Participation is entirely voluntary. You may decline any question, skip the map pin, and leave all demographic fields blank. Because submissions are anonymous, we are unable to locate, modify, or delete an individual response after it is submitted.
This survey is intended for general community members. The "Under 18" age option exists for completeness, but we do not knowingly collect identifying information from anyone, regardless of age.
We may update this policy as the project evolves. Material changes will be reflected in the "Last updated" date above.
For privacy questions, contact the project team at privacy@safesouthcoast.com or through the Thraxios project channel associated with this application.
By accessing or using the Southcoast Safety Index ("the Service"), you agree to these Terms of Use. If you do not agree, please do not use the Service.
The Service is an anonymous, community-driven tool for gathering and displaying public perceptions of safety, police confidence, and leadership confidence across the Southcoast Massachusetts region. It reflects subjective opinion, not verified fact.
Results represent self-reported perceptions of participants. They are not official crime statistics, government data, or professional risk assessments, and should not be relied upon for safety, legal, real-estate, insurance, or emergency decisions. In an emergency, always call 911.
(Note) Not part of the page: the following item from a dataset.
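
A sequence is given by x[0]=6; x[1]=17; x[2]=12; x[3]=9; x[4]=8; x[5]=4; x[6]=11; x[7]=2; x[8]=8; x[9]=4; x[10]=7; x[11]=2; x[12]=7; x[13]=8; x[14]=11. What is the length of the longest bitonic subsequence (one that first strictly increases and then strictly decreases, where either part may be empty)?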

You agree to provide good-faith responses and not to: submit deliberately false or automated/bulk responses to manipulate results; attempt to de-anonymize other participants; interfere with, scrape, or attack the Service; or use the Service for any unlawful purpose.
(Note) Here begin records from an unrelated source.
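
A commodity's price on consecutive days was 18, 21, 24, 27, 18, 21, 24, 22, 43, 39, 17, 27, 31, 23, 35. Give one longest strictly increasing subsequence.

18, 21, 24, 27, 31, 35

Patience tails give the LIS length; then backtrack through the dp parents:
18 → extends → [18]
21 → extends → [18, 21]
24 → extends → [18, 21, 24]
27 → extends → [18, 21, 24, 27]
18 → already a tail → [18, 21, 24, 27]
21 → already a tail → [18, 21, 24, 27]
24 → already a tail → [18, 21, 24, 27]
22 → replaces 24 → [18, 21, 22, 27]
43 → extends → [18, 21, 22, 27, 43]
39 → replaces 43 → [18, 21, 22, 27, 39]
17 → replaces 18 → [17, 21, 22, 27, 39]
27 → already a tail → [17, 21, 22, 27, 39]
31 → replaces 39 → [17, 21, 22, 27, 31]
23 → replaces 27 → [17, 21, 22, 23, 31]
35 → extends → [17, 21, 22, 23, 31, 35]
Length 6; one witness is 18, 21, 24, 27, 31, 35.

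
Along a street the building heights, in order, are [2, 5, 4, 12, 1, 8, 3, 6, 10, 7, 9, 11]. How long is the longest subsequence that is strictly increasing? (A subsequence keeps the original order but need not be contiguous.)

Let dp[i] be the length of the longest such subsequence ending at index i:
i:      1  2  3  4  5  6  7  8  9 10 11 12
a[i]:   2  5  4 12  1  8  3  6 10  7  9 11
dp:     1  2  2  3  1  3  2  3  4  4  5  6
Maximum dp value is 6.

6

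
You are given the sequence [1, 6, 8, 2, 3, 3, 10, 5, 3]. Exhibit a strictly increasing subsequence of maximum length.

Patience tails give the LIS length; then backtrack through the dp parents:
1 → extends → [1]
6 → extends → [1, 6]
8 → extends → [1, 6, 8]
2 → replaces 6 → [1, 2, 8]
3 → replaces 8 → [1, 2, 3]
3 → already a tail → [1, 2, 3]
10 → extends → [1, 2, 3, 10]
5 → replaces 10 → [1, 2, 3, 5]
3 → already a tail → [1, 2, 3, 5]
Length 4; one witness is 1, 6, 8, 10.

1, 6, 8, 10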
The Service evaluates institutions and roles (e.g., "your local police department," "your mayor's office") rather than soliciting accusations against named individuals. Do not attempt to use the Service to defame specific persons.
The Service, its design, and aggregate data presentations are owned by the project operators. Aggregated, anonymized statistics may be shared publicly for civic and reporting purposes.
The Service is provided "as is" and "as available," without warranties of any kind, express or implied, including accuracy, completeness, or fitness for a particular purpose.
To the fullest extent permitted by law, the project operators are not liable for any direct, indirect, incidental, or consequential damages arising from use of, or reliance on, the Service or its data.
These Terms are governed by the laws of the Commonwealth of Massachusetts, without regard to conflict-of-law principles.
We may revise these Terms at any time. Continued use after changes constitutes acceptance of the revised Terms.
We are committed to making the Southcoast Safety Index usable by everyone, including people with disabilities.
We strive to conform to the Web Content Accessibility Guidelines (WCAG) 2.1 Level AA and to follow applicable U.S. accessibility standards, including Section 508 principles, in the design and ongoing development of this Service.
The interactive map relies on Google Maps, whose accessibility characteristics are partly governed by a third party. The survey can be completed without using the map — the town selector is the primary, fully accessible location input, and the map pin is always optional.
The Service is designed to work with current versions of major browsers and common assistive technologies, including screen readers and screen magnifiers. Performance may vary with older software.
If you encounter an accessibility barrier, we want to hear about it. Please reach out at access@safesouthcoast.com or through the Thraxios project channel associated with this application, describing the issue and the page or feature involved. We aim to respond promptly and to address barriers as part of our ongoing improvements.
Accessibility is treated as an ongoing process rather than a one-time task. We review and improve the Service as it evolves and as standards advance.